3.5 out of 5 stars
A 3-star book with a 5-star twist.
I love the Robin Hood legend. From the perfect Disney cartoon, to the shaky-but-still-has-Taron-Edgerton version, I watch and read them all. So while I’m exhausted by twisted fairy tales – and I really didn’t like Spooner’s Beauty and the Beast update Hunted (Review: 2 stars) – I was open to this possibility.
In the first two-thirds of Sherwood, not a lot is new or particularly special. Robin is not coming home. The people of Nottingham suffer as ever beneath the thumb of the Sheriff, and his lackey, Guy of Gisborne. With no hero on the horizon, Marian takes up the cause: She finds herself accidentally in charge of the Merry Men, and they take to robbing the rich to feed the poor. She’s smart and crafty, loves her father, and knows she’s walking a thin line.
It’s all very reminiscent of the story line in BBC’s excellent “Robin Hood” TV series (three seasons, 2006-2009, and you can watch them here). The show was smart and funny, with the charm of the BBC’s wacky production values. It also featured a wonderfully feminist Marian, who did her own Robin Hood-esque work. More especially, is had an absolutely spec-freaking-tacular Guy of Gisborne. Good guy? Bad guy? Mr. Right or Mr. Wrong? He was all of those things, sexy AF, and more. Seriously, meet Richard Armitage.
So Sherwood has a lot of that, and for two-thirds felt like a decent, if lukewarm, retread. Until page 235, when I gasped. And slammed the book. And ripped it back open immediately to read that part again. If you loved the tension of the BBC show, Spooner’s Sherwood goes. for. it. Her characters aren’t as good, but I didn’t care! I had the BBC’s cast in my head and it was exploding.

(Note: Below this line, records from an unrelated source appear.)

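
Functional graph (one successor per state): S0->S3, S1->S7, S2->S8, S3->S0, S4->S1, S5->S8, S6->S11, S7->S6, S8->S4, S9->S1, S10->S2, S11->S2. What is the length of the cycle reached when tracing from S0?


Trace from S0 until a state repeats:
  S0 -> S3 -> S0
S0 first seen at step 0, revisited at step 2.
Cycle length = 2 - 0 = 2

2


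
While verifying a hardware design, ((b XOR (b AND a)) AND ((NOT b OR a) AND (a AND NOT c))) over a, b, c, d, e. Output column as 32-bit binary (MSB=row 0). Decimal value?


Formula: ((b XOR (b AND a)) AND ((NOT b OR a) AND (a AND NOT c))) over a, b, c, d, e (32 rows)
Evaluate each row (bits = a,b,c,d,e, MSB first):
  row 0 [00000]: ((0 XOR (0 AND 0)) AND ((NOT 0 OR 0) AND (0 AND NOT 0))) -> 0
  row 1 [00001]: ((0 XOR (0 AND 0)) AND ((NOT 0 OR 0) AND (0 AND NOT 0))) -> 0
  row 2 [00010]: ((0 XOR (0 AND 0)) AND ((NOT 0 OR 0) AND (0 AND NOT 0))) -> 0
  row 3 [00011]: ((0 XOR (0 AND 0)) AND ((NOT 0 OR 0) AND (0 AND NOT 0))) -> 0
  row 4 [00100]: ((0 XOR (0 AND 0)) AND ((NOT 0 OR 0) AND (0 AND NOT 1))) -> 0
  row 5 [00101]: ((0 XOR (0 AND 0)) AND ((NOT 0 OR 0) AND (0 AND NOT 1))) -> 0
  row 6 [00110]: ((0 XOR (0 AND 0)) AND ((NOT 0 OR 0) AND (0 AND NOT 1))) -> 0
  row 7 [00111]: ((0 XOR (0 AND 0)) AND ((NOT 0 OR 0) AND (0 AND NOT 1))) -> 0
  row 8 [01000]: ((1 XOR (1 AND 0)) AND ((NOT 1 OR 0) AND (0 AND NOT 0))) -> 0
  row 9 [01001]: ((1 XOR (1 AND 0)) AND ((NOT 1 OR 0) AND (0 AND NOT 0))) -> 0
  row 10 [01010]: ((1 XOR (1 AND 0)) AND ((NOT 1 OR 0) AND (0 AND NOT 0))) -> 0
  row 11 [01011]: ((1 XOR (1 AND 0)) AND ((NOT 1 OR 0) AND (0 AND NOT 0))) -> 0
  row 12 [01100]: ((1 XOR (1 AND 0)) AND ((NOT 1 OR 0) AND (0 AND NOT 1))) -> 0
  row 13 [01101]: ((1 XOR (1 AND 0)) AND ((NOT 1 OR 0) AND (0 AND NOT 1))) -> 0
  row 14 [01110]: ((1 XOR (1 AND 0)) AND ((NOT 1 OR 0) AND (0 AND NOT 1))) -> 0
  row 15 [01111]: ((1 XOR (1 AND 0)) AND ((NOT 1 OR 0) AND (0 AND NOT 1))) -> 0
  row 16 [10000]: ((0 XOR (0 AND 1)) AND ((NOT 0 OR 1) AND (1 AND NOT 0))) -> 0
  row 17 [10001]: ((0 XOR (0 AND 1)) AND ((NOT 0 OR 1) AND (1 AND NOT 0))) -> 0
  row 18 [10010]: ((0 XOR (0 AND 1)) AND ((NOT 0 OR 1) AND (1 AND NOT 0))) -> 0
  row 19 [10011]: ((0 XOR (0 AND 1)) AND ((NOT 0 OR 1) AND (1 AND NOT 0))) -> 0
  row 20 [10100]: ((0 XOR (0 AND 1)) AND ((NOT 0 OR 1) AND (1 AND NOT 1))) -> 0
  row 21 [10101]: ((0 XOR (0 AND 1)) AND ((NOT 0 OR 1) AND (1 AND NOT 1))) -> 0
  row 22 [10110]: ((0 XOR (0 AND 1)) AND ((NOT 0 OR 1) AND (1 AND NOT 1))) -> 0
  row 23 [10111]: ((0 XOR (0 AND 1)) AND ((NOT 0 OR 1) AND (1 AND NOT 1))) -> 0
  row 24 [11000]: ((1 XOR (1 AND 1)) AND ((NOT 1 OR 1) AND (1 AND NOT 0))) -> 0
  row 25 [11001]: ((1 XOR (1 AND 1)) AND ((NOT 1 OR 1) AND (1 AND NOT 0))) -> 0
  row 26 [11010]: ((1 XOR (1 AND 1)) AND ((NOT 1 OR 1) AND (1 AND NOT 0))) -> 0
  row 27 [11011]: ((1 XOR (1 AND 1)) AND ((NOT 1 OR 1) AND (1 AND NOT 0))) -> 0
  row 28 [11100]: ((1 XOR (1 AND 1)) AND ((NOT 1 OR 1) AND (1 AND NOT 1))) -> 0
  row 29 [11101]: ((1 XOR (1 AND 1)) AND ((NOT 1 OR 1) AND (1 AND NOT 1))) -> 0
  row 30 [11110]: ((1 XOR (1 AND 1)) AND ((NOT 1 OR 1) AND (1 AND NOT 1))) -> 0
  row 31 [11111]: ((1 XOR (1 AND 1)) AND ((NOT 1 OR 1) AND (1 AND NOT 1))) -> 0
Full result column, 4 rows per line (a,b,c fixed per line; d,e runs 00..11 left to right):
  rows 0-3 [a,b,c=000]: 0000  = hex 0
  rows 4-7 [a,b,c=001]: 0000  = hex 0
  rows 8-11 [a,b,c=010]: 0000  = hex 0
  rows 12-15 [a,b,c=011]: 0000  = hex 0
  rows 16-19 [a,b,c=100]: 0000  = hex 0
  rows 20-23 [a,b,c=101]: 0000  = hex 0
  rows 24-27 [a,b,c=110]: 0000  = hex 0
  rows 28-31 [a,b,c=111]: 0000  = hex 0
Output column (row 0 .. row 31) = 00000000000000000000000000000000
Output column grouped in 4s = 0000 0000 0000 0000 0000 0000 0000 0000 = 0x00000000
Convert to decimal digit by digit (value = value*16 + digit):
  0 -> 0
  0*16 + 0 = 0
  0*16 + 0 = 0
  0*16 + 0 = 0
  0*16 + 0 = 0
  0*16 + 0 = 0
  0*16 + 0 = 0
  0*16 + 0 = 0
Decimal = 0

0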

That turn took Sherwood to a new level. And it held out for another third of the book, ratcheting up before twisting back, surprise on surprise. It’s a top-notch ending that is worth wading through an average book to reach. Even more worth doing: binge the BBC series while you’re quarantined! You’ll swoon. You’ll burn, you’ll pine, you’ll perish. Then you’ll start sewing yourself a sassy Renaissance Faire costume and speaking with a British accent. You have plenty of time.